I just watched Austrian skydiver Felix Baumgartner jump out of a balloon from 128,000 feet in order to break the sound barrier. He flew at sub-sonic speed at 700 mph for five minutes and all I kept thinking was Land on Your Feet. My boyfriend who is also Austrian and also 43, called out “Come here. You’ve got to see this!” I’d been glued to my computer for the last three days and was happy for the interruption. I correct English Comp papers and I’m not going to lie. I am worried that text speak is replacing sentences and then I worry that our memories are being erased by computer monitors because kids are learning how to scan instead of learning to absorb and recall information. And I’m worried that I’ve concerned you. After my last blog post, I have been touched by your emails and encouragement. I want to give back. Here is me committing to you: I am not going to keep my good news from you. The fact is I have a book for grabs and want to see it in your hands. I will ask for your help when I know what help looks like. Thank you for extending your hand. For now, I’m taking the baton from one of my favorite sharers of good news: writer, Shannon Barber. Do you know her?:http://shannonsdreams.wordpress.com/
My memoir “SPENT” is hanging out on a couple of desktops at the moment. I’m awaiting a contract to secure one of my stories in David Henry Sterry’s forthcoming anthology: John’s, Marks, Tricks and Chickenhawks: Professionals and Clients Writing about Each Other. Outrageous title. He’s pretty amazing and has been kind and helpful to me. My fiction will soon be out in The Heroin Chronicles Edited by Jerry Stahl. I have an essay coming out in Word Riot’s 10th Anniversary Anthology about getting drugged on a paid date. I have an essay “Here Comes the Girl” soon to appear on The Rumpus about temptation, crossing over and rising from the ashes. You may be wondering when I am going to write about fertility, wrinkles, soap operas or wearing seven-inch heels after 40. I believe in free falling in snazzy shoes.
Land on Your Feet.
Have I mentioned that since my Rumpus Letter in the Mail went out, I have had many amazing letters in response? Some days I come home to 3 letters with special red lined tape and temporary dragon tattoos.

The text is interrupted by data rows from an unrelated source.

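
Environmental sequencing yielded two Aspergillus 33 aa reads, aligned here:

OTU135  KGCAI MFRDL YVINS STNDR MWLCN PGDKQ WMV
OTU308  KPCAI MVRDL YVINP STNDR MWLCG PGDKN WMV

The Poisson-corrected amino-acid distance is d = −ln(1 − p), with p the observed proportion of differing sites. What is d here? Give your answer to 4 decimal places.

0.1643

Mismatches occur at site 2 (G→P), site 7 (F→V), site 15 (S→P), site 25 (N→G), site 30 (Q→N).
p = 5/33 = 0.151515.
d = −ln(1 − 0.151515) = −ln(0.848485) = 0.1643.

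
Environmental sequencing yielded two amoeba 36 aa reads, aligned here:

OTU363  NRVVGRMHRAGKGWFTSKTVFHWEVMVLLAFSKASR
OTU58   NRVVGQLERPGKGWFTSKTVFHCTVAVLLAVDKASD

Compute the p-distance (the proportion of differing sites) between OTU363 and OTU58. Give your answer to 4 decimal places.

0.2778

Mismatches occur at site 6 (R/Q), site 7 (M/L), site 8 (H/E), site 10 (A/P), site 23 (W/C), site 24 (E/T), site 26 (M/A), site 31 (F/V), site 32 (S/D), site 36 (R/D).
There are 10 differences over 36 sites, so p = 10/36 = 0.2778.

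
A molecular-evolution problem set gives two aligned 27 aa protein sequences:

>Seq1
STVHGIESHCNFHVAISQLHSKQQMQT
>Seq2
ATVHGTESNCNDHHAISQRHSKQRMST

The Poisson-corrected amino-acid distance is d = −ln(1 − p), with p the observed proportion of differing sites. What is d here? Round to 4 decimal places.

The sequences differ at positions 1 (S/A), 6 (I/T), 9 (H/N), 12 (F/D), 14 (V/H), 19 (L/R), 24 (Q/R), 26 (Q/S).
p = 8/27 = 0.296296.
d = −ln(1 − 0.296296) = −ln(0.703704) = 0.3514.

0.3514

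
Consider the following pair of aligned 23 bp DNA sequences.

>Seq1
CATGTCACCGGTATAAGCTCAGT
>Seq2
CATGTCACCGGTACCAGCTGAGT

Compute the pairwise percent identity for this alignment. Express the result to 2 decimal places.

The sequences differ at positions 14 (T/C), 15 (A/C), 20 (C/G).
20 of the 23 sites match, so the percent identity is 20/23 × 100 = 86.96%.

86.96%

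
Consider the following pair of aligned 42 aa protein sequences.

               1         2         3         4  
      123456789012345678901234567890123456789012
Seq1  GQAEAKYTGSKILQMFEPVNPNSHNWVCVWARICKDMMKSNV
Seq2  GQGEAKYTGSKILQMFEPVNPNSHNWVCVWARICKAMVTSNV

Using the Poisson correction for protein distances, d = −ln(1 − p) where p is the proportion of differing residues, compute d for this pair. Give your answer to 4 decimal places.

0.1001

The sequences differ at positions 3 (A/G), 36 (D/A), 38 (M/V), 39 (K/T).
p = 4/42 = 0.095238.
d = −ln(1 − 0.095238) = −ln(0.904762) = 0.1001.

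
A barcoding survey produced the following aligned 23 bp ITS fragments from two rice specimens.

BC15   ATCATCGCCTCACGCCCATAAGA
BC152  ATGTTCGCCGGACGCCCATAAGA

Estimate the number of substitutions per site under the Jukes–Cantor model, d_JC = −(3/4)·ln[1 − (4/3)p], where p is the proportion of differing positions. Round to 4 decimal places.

0.1979

The sequences differ at positions 3 (C/G), 4 (A/T), 10 (T/G), 11 (C/G).
p = 4/23 = 0.173913.
d = −0.75 · ln(1 − (4/3)·0.173913) = −0.75 · ln(0.768116) = −0.75 · (-0.263815) = 0.1979.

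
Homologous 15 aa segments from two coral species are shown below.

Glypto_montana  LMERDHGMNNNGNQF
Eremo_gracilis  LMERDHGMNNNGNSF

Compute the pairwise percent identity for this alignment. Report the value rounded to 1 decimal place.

A single mismatch occurs at site 14 (Q↔S).
14 of the 15 sites match, so the percent identity is 14/15 × 100 = 93.3%.

93.3%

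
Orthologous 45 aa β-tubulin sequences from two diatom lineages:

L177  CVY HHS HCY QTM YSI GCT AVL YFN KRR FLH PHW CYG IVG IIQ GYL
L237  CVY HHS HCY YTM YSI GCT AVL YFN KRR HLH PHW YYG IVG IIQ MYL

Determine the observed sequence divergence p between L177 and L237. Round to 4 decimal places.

0.0889

The sequences differ at positions 10 (Q/Y), 28 (F/H), 34 (C/Y), 43 (G/M).
There are 4 differences over 45 sites, so p = 4/45 = 0.0889.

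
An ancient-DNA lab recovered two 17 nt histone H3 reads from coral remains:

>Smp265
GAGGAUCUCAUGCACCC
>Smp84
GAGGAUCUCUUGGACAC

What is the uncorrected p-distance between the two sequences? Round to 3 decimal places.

Mismatches occur at site 10 (A/U), site 13 (C/G), site 16 (C/A).
There are 3 differences over 17 sites, so p = 3/17 = 0.176.

0.176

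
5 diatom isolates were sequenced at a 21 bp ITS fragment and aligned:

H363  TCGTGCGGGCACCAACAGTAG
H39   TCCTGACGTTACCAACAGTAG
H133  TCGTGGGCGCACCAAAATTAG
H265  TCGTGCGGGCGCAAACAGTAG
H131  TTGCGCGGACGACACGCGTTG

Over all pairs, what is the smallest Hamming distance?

Pairwise Hamming distances:
  H363 vs H39: 5
  H363 vs H133: 4
  H363 vs H265: 2
  H363 vs H131: 9
  H39 vs H133: 8
  H39 vs H265: 7
  H39 vs H131: 13
  H133 vs H265: 6
  H133 vs H131: 12
  H265 vs H131: 9
The smallest is 2, between H363 and H265.

2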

Other days it’s more like 7. I have a pile of them to respond to still including a woman whose father married a serial killer who worked as a caregiver. She was a super creep in pink terrycloth shorts named Barbara. One girl sent me a one-page beautifully written sad story about something horrible her father said to her in front of her siblings. It took me a while to respond to her because her letter implied she was not bothered by it, but I was very bothered by it.
Lastly, I want to fuck my boyfriend’s car. It’s that simple. This horny piece of German machinery will replace skin any second, like monitor screens are replacing infant memories. It sounds like a panther and is slick and fast. Not that I want to have sex with a panther but if that panther was a white Porsche—prrrrr. I’m going to find some matching rhinestone gloves and gun it.